Based on research Alexander W. Butler and Umit G. Gurun
Local Advertisers Affect Local Reporting, And In Turn, Investments
- When local firms spend big on advertising, they influence media coverage.
- For firms with headquarters near local papers, this increased coverage boosts stock market valuations.
- Local media give local investors disproportionately positive but not necessarily accurate information about the value of locally headquartered firms.
The school of business at Rice University was founded largely thanks to the largesse of entrepreneur Jesse H. Jones, owner of the Houston Chronicle through the first half of the 20th century. Like other power brokers before him, Jones understood the media’s muscle. While the vehicles for delivering news have multiplied almost unimaginably since Jones’ day, newspapers still hold significant sway. Venture capitalists scour for facts to hone a competitive edge. Wall Street analysts pore over numbers for the perfect strategic investment. PR pros release statements in hopes of sweetening company coverage.
It’s no surprise, then, that the way media chooses to present information actively influences firms and investors. Less obvious, however, is the way firms influence reporting. Alexander W. Butler, a finance professor at Rice Business, and his colleague Umit Gurun quantified this influence by studying the supply-and-demand driven mechanics behind reporting on companies.
Using a database of news reported by Dow Jones Newswire, The Wall Street Journal and eight major local newspapers as well as a financial dictionary, the researchers measured what they called “media slant” — that is, story presentation — by counting the number of negative financial words in firm-specific news stories. They then tested whether local and national media delivered more favorable stories about local firms; the researchers hypothesized this might be the case, since the firms’ employees were likely part of their readership. The researchers then tested if local and national media had the monetary wherewithal to support investigative journalism. Finally, they tested whether firms advertising in local and national media caused favorable media slant.
The researchers found no strong evidence that readers preferred upbeat stories about local firms, nor that media tailored stories about those firms to try to please readers. They also found no evidence media budgets directly affected production of strong journalism.
But Butler and Gurun did find that local firms advertising in local papers enjoyed more positive coverage, or what they termed hype. Local firms’ ad spending, the authors contended, affects media slant because advertising generates the major chunk of media revenue. The conflict of interest is obvious: Consciously and even unconsciously, the media turns from watchdog to cheerleader simply because of the source of its lifeblood.
Butler and Gurun made this connection through what’s called a natural experiment: studying a phenomenon occurring in real life. Their findings: Local media is particularly susceptible to the soft power of local advertising.
Remember a world without Craigslist? The free website first entered the market in October 2003 in two pilot cities, Pittsburgh and St. Louis. Almost overnight, newspaper classified ads became a thing of the past. No longer could papers rely on non-corporate advertising to pay their bills. The ripple effects were broad. In markets where Craigslist had entered, Butler and Gurun found, the tone of newspaper articles about local firms changed measurably, and became abnormally positive compared to similar coverage in other markets at the same time.

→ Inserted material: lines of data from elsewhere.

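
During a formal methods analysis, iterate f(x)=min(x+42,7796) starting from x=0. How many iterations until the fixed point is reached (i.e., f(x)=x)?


Step 1: x=0, cap=7796, increment=42
Step 2: x grows by 42 each step until capped at 7796; fixed point is x=7796
Step 3: iterations = ceil(7796/42) = 186

186


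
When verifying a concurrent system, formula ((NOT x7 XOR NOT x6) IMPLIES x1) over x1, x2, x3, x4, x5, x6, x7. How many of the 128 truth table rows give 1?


Formula: ((NOT x7 XOR NOT x6) IMPLIES x1) over 7 vars (128 rows)
Evaluate each row (x1, x2, x3, x4, x5, x6, x7 as bits, MSB first):
  row 0 [0000000]: ((NOT 0 XOR NOT 0) IMPLIES 0) -> 1
  row 1 [0000001]: ((NOT 1 XOR NOT 0) IMPLIES 0) -> 0
  row 2 [0000010]: ((NOT 0 XOR NOT 1) IMPLIES 0) -> 0
  row 3 [0000011]: ((NOT 1 XOR NOT 1) IMPLIES 0) -> 1
  row 4 [0000100]: ((NOT 0 XOR NOT 0) IMPLIES 0) -> 1
  (every remaining row is evaluated the same way; all 128 results are listed next)
Full result column, 8 rows per line (x1,x2,x3,x4 fixed per line; x5,x6,x7 runs 000..111 left to right):
  rows 0-7 [x1,x2,x3,x4=0000]: 10011001  (ones: 4)
  rows 8-15 [x1,x2,x3,x4=0001]: 10011001  (ones: 4)
  rows 16-23 [x1,x2,x3,x4=0010]: 10011001  (ones: 4)
  rows 24-31 [x1,x2,x3,x4=0011]: 10011001  (ones: 4)
  rows 32-39 [x1,x2,x3,x4=0100]: 10011001  (ones: 4)
  rows 40-47 [x1,x2,x3,x4=0101]: 10011001  (ones: 4)
  rows 48-55 [x1,x2,x3,x4=0110]: 10011001  (ones: 4)
  rows 56-63 [x1,x2,x3,x4=0111]: 10011001  (ones: 4)
  rows 64-71 [x1,x2,x3,x4=1000]: 11111111  (ones: 8)
  rows 72-79 [x1,x2,x3,x4=1001]: 11111111  (ones: 8)
  rows 80-87 [x1,x2,x3,x4=1010]: 11111111  (ones: 8)
  rows 88-95 [x1,x2,x3,x4=1011]: 11111111  (ones: 8)
  rows 96-103 [x1,x2,x3,x4=1100]: 11111111  (ones: 8)
  rows 104-111 [x1,x2,x3,x4=1101]: 11111111  (ones: 8)
  rows 112-119 [x1,x2,x3,x4=1110]: 11111111  (ones: 8)
  rows 120-127 [x1,x2,x3,x4=1111]: 11111111  (ones: 8)
Count of 1-rows = 4+4+4+4+4+4+4+4+8+8+8+8+8+8+8+8 = 96

96


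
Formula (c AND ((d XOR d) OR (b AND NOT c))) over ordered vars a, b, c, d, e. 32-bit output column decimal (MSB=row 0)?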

As corporate advertisers increasingly became a lifeline for newspapers, Butler and Gurun found, the resulting hype translated into higher stock market valuation for firms with headquarters close to the local papers. This especially held true for firms that issued little information and for firms with high arbitrage costs. Butler's and Gurun’s research also shed light on how market participants invest. Local media, they found, give investors a disproportionately positive — though not necessarily accurate — view of local firms’ valuation. The results help explain what’s called home bias, investors’ tendency to put more money into companies close to home.

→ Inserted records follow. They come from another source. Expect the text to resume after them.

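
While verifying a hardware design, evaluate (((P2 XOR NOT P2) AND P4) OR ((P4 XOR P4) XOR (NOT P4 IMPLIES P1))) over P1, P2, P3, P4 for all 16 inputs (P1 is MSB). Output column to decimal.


Formula: (((P2 XOR NOT P2) AND P4) OR ((P4 XOR P4) XOR (NOT P4 IMPLIES P1))) over P1, P2, P3, P4 (16 rows)
Evaluate each row (bits = P1,P2,P3,P4, MSB first):
  row 0 [0000]: (((0 XOR NOT 0) AND 0) OR ((0 XOR 0) XOR (NOT 0 IMPLIES 0))) -> 0
  row 1 [0001]: (((0 XOR NOT 0) AND 1) OR ((1 XOR 1) XOR (NOT 1 IMPLIES 0))) -> 1
  row 2 [0010]: (((0 XOR NOT 0) AND 0) OR ((0 XOR 0) XOR (NOT 0 IMPLIES 0))) -> 0
  row 3 [0011]: (((0 XOR NOT 0) AND 1) OR ((1 XOR 1) XOR (NOT 1 IMPLIES 0))) -> 1
  row 4 [0100]: (((1 XOR NOT 1) AND 0) OR ((0 XOR 0) XOR (NOT 0 IMPLIES 0))) -> 0
  row 5 [0101]: (((1 XOR NOT 1) AND 1) OR ((1 XOR 1) XOR (NOT 1 IMPLIES 0))) -> 1
  row 6 [0110]: (((1 XOR NOT 1) AND 0) OR ((0 XOR 0) XOR (NOT 0 IMPLIES 0))) -> 0
  row 7 [0111]: (((1 XOR NOT 1) AND 1) OR ((1 XOR 1) XOR (NOT 1 IMPLIES 0))) -> 1
  row 8 [1000]: (((0 XOR NOT 0) AND 0) OR ((0 XOR 0) XOR (NOT 0 IMPLIES 1))) -> 1
  row 9 [1001]: (((0 XOR NOT 0) AND 1) OR ((1 XOR 1) XOR (NOT 1 IMPLIES 1))) -> 1
  row 10 [1010]: (((0 XOR NOT 0) AND 0) OR ((0 XOR 0) XOR (NOT 0 IMPLIES 1))) -> 1
  row 11 [1011]: (((0 XOR NOT 0) AND 1) OR ((1 XOR 1) XOR (NOT 1 IMPLIES 1))) -> 1
  row 12 [1100]: (((1 XOR NOT 1) AND 0) OR ((0 XOR 0) XOR (NOT 0 IMPLIES 1))) -> 1
  row 13 [1101]: (((1 XOR NOT 1) AND 1) OR ((1 XOR 1) XOR (NOT 1 IMPLIES 1))) -> 1
  row 14 [1110]: (((1 XOR NOT 1) AND 0) OR ((0 XOR 0) XOR (NOT 0 IMPLIES 1))) -> 1
  row 15 [1111]: (((1 XOR NOT 1) AND 1) OR ((1 XOR 1) XOR (NOT 1 IMPLIES 1))) -> 1
Full result column, 4 rows per line (P1,P2 fixed per line; P3,P4 runs 00..11 left to right):
  rows 0-3 [P1,P2=00]: 0101  = hex 5
  rows 4-7 [P1,P2=01]: 0101  = hex 5
  rows 8-11 [P1,P2=10]: 1111  = hex F
  rows 12-15 [P1,P2=11]: 1111  = hex F
Output column (row 0 .. row 15) = 0101010111111111
Output column grouped in 4s = 0101 0101 1111 1111 = 0x55FF
Convert to decimal digit by digit (value = value*16 + digit):
  5 -> 5
  5*16 + 5 = 85
  85*16 + 15 (F) = 1375
  1375*16 + 15 (F) = 22015
Decimal = 22015

22015


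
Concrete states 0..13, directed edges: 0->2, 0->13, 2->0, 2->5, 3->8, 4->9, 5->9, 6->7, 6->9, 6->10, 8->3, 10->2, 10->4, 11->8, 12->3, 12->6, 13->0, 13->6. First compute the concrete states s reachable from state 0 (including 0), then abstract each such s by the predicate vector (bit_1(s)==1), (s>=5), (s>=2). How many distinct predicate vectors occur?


BFS from 0:
Concrete reachable: {0, 2, 4, 5, 6, 7, 9, 10, 13}
Abstract via predicates (bit_1(s)==1), (s>=5), (s>=2):
  (0,0,0) <- {0}
  (0,0,1) <- {4}
  (0,1,1) <- {5, 9, 13}
  (1,0,1) <- {2}
  (1,1,1) <- {6, 7, 10}
Distinct abstract states = 5

5


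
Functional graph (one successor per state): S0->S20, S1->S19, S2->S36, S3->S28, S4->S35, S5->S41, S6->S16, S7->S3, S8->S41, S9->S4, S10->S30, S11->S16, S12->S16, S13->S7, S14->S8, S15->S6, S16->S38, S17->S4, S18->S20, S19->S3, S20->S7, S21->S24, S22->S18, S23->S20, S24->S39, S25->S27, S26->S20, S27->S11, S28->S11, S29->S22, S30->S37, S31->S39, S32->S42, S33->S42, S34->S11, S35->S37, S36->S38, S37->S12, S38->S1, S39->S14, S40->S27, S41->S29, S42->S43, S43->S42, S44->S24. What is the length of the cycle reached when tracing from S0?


Trace from S0 until a state repeats:
  S0 -> S20 -> S7 -> S3 -> S28 -> S11 -> S16 -> S38 -> S1 -> S19 -> S3
S3 first seen at step 3, revisited at step 10.
Cycle length = 10 - 3 = 7

7


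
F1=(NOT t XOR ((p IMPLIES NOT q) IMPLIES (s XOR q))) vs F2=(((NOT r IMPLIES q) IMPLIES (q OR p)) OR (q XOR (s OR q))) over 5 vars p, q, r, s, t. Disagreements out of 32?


F1 = (NOT t XOR ((p IMPLIES NOT q) IMPLIES (s XOR q)))
F2 = (((NOT r IMPLIES q) IMPLIES (q OR p)) OR (q XOR (s OR q)))
Evaluate both on each of 32 rows (bits = p,q,r,s,t):
  row 0 [00000]: F1=1 F2=1 -> 0
  row 1 [00001]: F1=0 F2=1 (differ) -> 1
  row 2 [00010]: F1=0 F2=1 (differ) -> 1
  row 3 [00011]: F1=1 F2=1 -> 0
  row 4 [00100]: F1=1 F2=0 (differ) -> 1
  row 5 [00101]: F1=0 F2=0 -> 0
  row 6 [00110]: F1=0 F2=1 (differ) -> 1
  row 7 [00111]: F1=1 F2=1 -> 0
  row 8 [01000]: F1=0 F2=1 (differ) -> 1
  row 9 [01001]: F1=1 F2=1 -> 0
  row 10 [01010]: F1=1 F2=1 -> 0
  row 11 [01011]: F1=0 F2=1 (differ) -> 1
  row 12 [01100]: F1=0 F2=1 (differ) -> 1
  row 13 [01101]: F1=1 F2=1 -> 0
  row 14 [01110]: F1=1 F2=1 -> 0
  row 15 [01111]: F1=0 F2=1 (differ) -> 1
  row 16 [10000]: F1=1 F2=1 -> 0
  row 17 [10001]: F1=0 F2=1 (differ) -> 1
  row 18 [10010]: F1=0 F2=1 (differ) -> 1
  row 19 [10011]: F1=1 F2=1 -> 0
  row 20 [10100]: F1=1 F2=1 -> 0
  row 21 [10101]: F1=0 F2=1 (differ) -> 1
  row 22 [10110]: F1=0 F2=1 (differ) -> 1
  row 23 [10111]: F1=1 F2=1 -> 0
  row 24 [11000]: F1=0 F2=1 (differ) -> 1
  row 25 [11001]: F1=1 F2=1 -> 0
  row 26 [11010]: F1=0 F2=1 (differ) -> 1
  row 27 [11011]: F1=1 F2=1 -> 0
  row 28 [11100]: F1=0 F2=1 (differ) -> 1
  row 29 [11101]: F1=1 F2=1 -> 0
  row 30 [11110]: F1=0 F2=1 (differ) -> 1
  row 31 [11111]: F1=1 F2=1 -> 0
Full result column, 8 rows per line (p,q fixed per line; r,s,t runs 000..111 left to right):
  rows 0-7 [p,q=00]: 01101010  (ones: 4)
  rows 8-15 [p,q=01]: 10011001  (ones: 4)
  rows 16-23 [p,q=10]: 01100110  (ones: 4)
  rows 24-31 [p,q=11]: 10101010  (ones: 4)
Disagreements = 4+4+4+4 = 16

16


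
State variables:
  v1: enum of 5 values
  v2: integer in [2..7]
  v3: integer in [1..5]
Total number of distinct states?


State space = product of domain sizes of all variables.
Domain sizes:
  v1 (enum of 5 values): 5
  v2 (integer in [2..7]): 6
  v3 (integer in [1..5]): 5
Product = 5 * 6 * 5 = 150

150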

The takeaway? Whoever finances news organizations helps shape the stories they tell. And stories drive business: not simply public perception of those businesses, but the actual choices made by consumers and investors. Butler's and Gurun’s research uncovers with new precision exactly how much news content varies depending on the characteristics of the advertisers that keeps that news provider alive. One of the cardinal rules for reporters, Butler and Gurun show, is equally germane for investors prospecting for firms.
Consider the source.
Alexander W. Butler is a professor of finance at Jones Graduate School of Business at Rice University.